The Fireman
Electric Arguments
Three stars
One Little Indian
With an incoherent off-kilter yowl drawled out like a voice in your head, the opening track on Electric Arguments heralds the welcome sound of Paul McCartney pulling out the stops like he hasn’t done in a while. If you’ve heard him of late, the production stands out (duties shared by Youth, the Verve and Primal Scream producer who is the other half of the Fireman duo). It brings out the organic, the scratchy and the imperfect in McCartney’s oeuvre with great care and not a little leeway. Moreover, all the chanting (used beautifully in the ’80s pop-rock ditty ‘Sing The Changes’), kalimbas, modal flute passages (both on ‘Traveling Light’), blasted hamonicas and reverbed keyboard drones could’ve easily slipped out of hand into tattered folk pastiche.
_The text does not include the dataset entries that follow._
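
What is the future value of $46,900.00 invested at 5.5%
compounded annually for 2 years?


Formula: FV = P * (1 + r)^n
Substituting: FV = $46,900.00 * (1 + 0.055)^2
Growth factor: (1.055)^2 = 1.113025
FV = $46,900.00 * 1.113025 = $52,200.87

$52,200.87


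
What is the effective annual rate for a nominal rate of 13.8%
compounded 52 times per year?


Formula: EAR = (1 + r/m)^m - 1
Period rate: r/m = 0.138 / 52 = 0.002654
Compounding: (1 + 0.002654)^52 = 1.147766
EAR = 1.147766 - 1 = 0.147766

0.147766


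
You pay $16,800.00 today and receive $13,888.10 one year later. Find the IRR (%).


Formula: IRR = C1/C0 - 1
Substituting: IRR = $13,888.10 / $16,800.00 - 1
Ratio: 0.826673 - 1 = -0.173327
IRR = -17.3327%

-17.3327%


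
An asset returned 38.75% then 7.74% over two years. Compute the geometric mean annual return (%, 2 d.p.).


Formula: Geometric mean = ((1+r1)*(1+r2))^(1/2) - 1
Product: (1 + 0.3875) * (1 + 0.0774) = 1.3875 * 1.0774 = 1.494892
Square root: 1.494892^0.5 = 1.222658
Geometric mean = 1.222658 - 1 = 0.222658
As percentage: 22.27%

22.27%


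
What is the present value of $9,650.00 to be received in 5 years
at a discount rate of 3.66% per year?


Formula: PV = FV / (1 + r)^n
Substituting: PV = $9,650.00 / (1 + 0.0366)^5
Discount factor: (1.0366)^5 = 1.196895
PV = $9,650.00 / 1.196895 = $8,062.53

$8,062.53


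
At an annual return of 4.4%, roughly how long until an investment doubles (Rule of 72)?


Formula: Years ≈ 72 / r
Substituting: Years ≈ 72 / 4.4
Years ≈ 16.4

16.4 years


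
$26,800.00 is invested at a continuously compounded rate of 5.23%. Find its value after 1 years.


Formula: FV = P * e^(r*t)
Exponent: r*t = 0.0523 * 1 = 0.0523
e^(0.0523) = 1.053692
FV = $26,800.00 * 1.053692 = $28,238.94

$28,238.94


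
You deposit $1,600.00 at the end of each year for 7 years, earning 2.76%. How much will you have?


Formula: FV = PMT * ((1+r)^n - 1) / r
Growth factor: (1 + 0.0276)^7 = 1.209953
Numerator: 1.209953 - 1 = 0.209953
FV = $1,600.00 * 0.209953 / 0.0276 = $12,171.22

$12,171.22


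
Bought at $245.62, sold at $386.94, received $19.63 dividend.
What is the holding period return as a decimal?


Formula: HPR = (P1 - P0 + D) / P0
Gain: $386.94 - $245.62 + $19.63 = $160.95
HPR = $160.95 / $245.62 = 0.6553

0.6553


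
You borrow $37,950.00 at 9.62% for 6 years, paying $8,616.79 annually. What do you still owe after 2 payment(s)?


Formula: Balance = PV*(1+r)^k - PMT*((1+r)^k - 1)/r
Growth: (1 + 0.0962)^2 = 1.201654
Accumulated factor: ((1+r)^k - 1)/r = 2.0962
Balance = $37,950.00 * 1.201654 - $8,616.79 * 2.0962
Balance = $27,540.27

$27,540.27


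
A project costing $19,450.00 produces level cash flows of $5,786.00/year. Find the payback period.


Formula: Payback = investment / annual cash flow
Substituting: Payback = $19,450.00 / $5,786.00
Payback = 3.3616 years

3.3616 years


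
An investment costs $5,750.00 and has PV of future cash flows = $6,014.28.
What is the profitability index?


Formula: PI = PV(cash flows) / initial investment
Substituting: PI = $6,014.28 / $5,750.00
PI = 1.046

1.046


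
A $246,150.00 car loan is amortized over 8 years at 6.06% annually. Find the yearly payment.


Formula: PMT = PV * r / (1 - (1+r)^(-n))
Denominator: 1 - (1 + 0.0606)^(-8) = 0.375422
Numerator: $246,150.00 * 0.0606 = 14916.69
PMT = 14916.69 / 0.375422 = $39,733.18

$39,733.18


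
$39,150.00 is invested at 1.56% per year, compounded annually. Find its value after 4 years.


Formula: FV = P * (1 + r)^n
Substituting: FV = $39,150.00 * (1 + 0.0156)^4
Growth factor: (1.0156)^4 = 1.063875
FV = $39,150.00 * 1.063875 = $41,650.72

$41,650.72


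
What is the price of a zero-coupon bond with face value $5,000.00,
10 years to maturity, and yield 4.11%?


Formula: Price = FV / (1 + r)^n
Substituting: Price = $5,000.00 / (1 + 0.0411)^10
Discount factor: (1.0411)^10 = 1.495975
Price = $5,000.00 / 1.495975 = $3,342.30

$3,342.30


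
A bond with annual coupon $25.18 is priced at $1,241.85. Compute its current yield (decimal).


Formula: Current yield = annual coupon / price
Substituting: CY = $25.18 / $1,241.85
CY = 0.020276

0.020276


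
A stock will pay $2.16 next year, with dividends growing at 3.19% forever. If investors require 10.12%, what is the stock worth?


Formula: P = D1 / (r - g)
Spread: r - g = 0.1012 - 0.0319 = 0.0693
Substituting: P = $2.16 / 0.0693
P = $31.17

$31.17


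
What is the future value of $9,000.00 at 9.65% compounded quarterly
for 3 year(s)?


Formula: FV = P * (1 + r/m)^(m*t)
Period rate: r/m = 0.0965 / 4 = 0.024125
Total periods: m*t = 4 * 3 = 12
Growth factor: (1 + 0.024125)^12 = 1.331176
FV = $9,000.00 * 1.331176 = $11,980.59

$11,980.59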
In these hands though, the eclectic soundscape ties together everything from belligerent blues-rock (‘Nothing Too Much Just Out Of Sight’ and the very catchy ‘Highway’) to keening ruminations (‘Two Magpies’) and bluegrass romps (‘Light From Your Lighthouse’), each component complementing the other in holding up McCartney’s every whimsy. That is until you get to ‘Sun Is Shining’ and the light goes out. The arrangements that delighted thus far get that much more loopy and the unflinching naïveté of McCartney’s sunny disposition that much more tiresome on the second half of Electric. There are attempts at upliftment with ‘Lovers In A Dream’ and ‘Universal Here, Everlasting Now’, a couple of dull dance tracks that never get anywhere just like the free-form raves before them. Mercifully for all the noodling, Macca finishes strongly on the groovy and tenderly sung ‘Don’t Stop Running’. A short synth-attack hidden track drenched in backmasked vocals brings to an end an outing that promised a lot, only to float it downstream.